Bitubular square tubes with different arrangements under quasi-static axial compression loading

Abstract

This paper attempts to present new methods for improving the crashworthiness parameters of square thin-walled energy absorber components. Experimental and finite element analyses were performed on bitubular square thin-walled tubes with different arrangements under quasi-static axial compression loading. 15 tests were conducted on single and bitubular square aluminum tubes. To investigate the energy absorption capacity of bitubular tubes and assess the effect of different parameters on crashworthiness characteristics of these tubes, finite element code LS-DYNA was utilized.
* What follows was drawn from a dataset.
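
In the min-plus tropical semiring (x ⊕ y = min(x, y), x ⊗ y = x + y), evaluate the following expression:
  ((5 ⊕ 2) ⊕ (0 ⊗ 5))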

At first, single tubes were investigated, and then bitubular tubes with two different arrangements including Parallel and Diamond arrangements were studied. Results show that absorbed energy by bitubular tubes is more than the sum of the energy absorbed by inner and outer tubes loaded separately which is due to the interaction effects between inner and outer tubes. Diamond arrangement was used to highlight the role of interaction effect in energy absorbing as progressive buckling modes of the tubes change because of the interaction. Also, the effect of length difference in inner and outer tubes was inspected and the main advantage of bitubular tubes is introduced when the inner tube is shorter than the outer. In this case, the peak load remains the same as that of the outer tube while mean load increases considerably.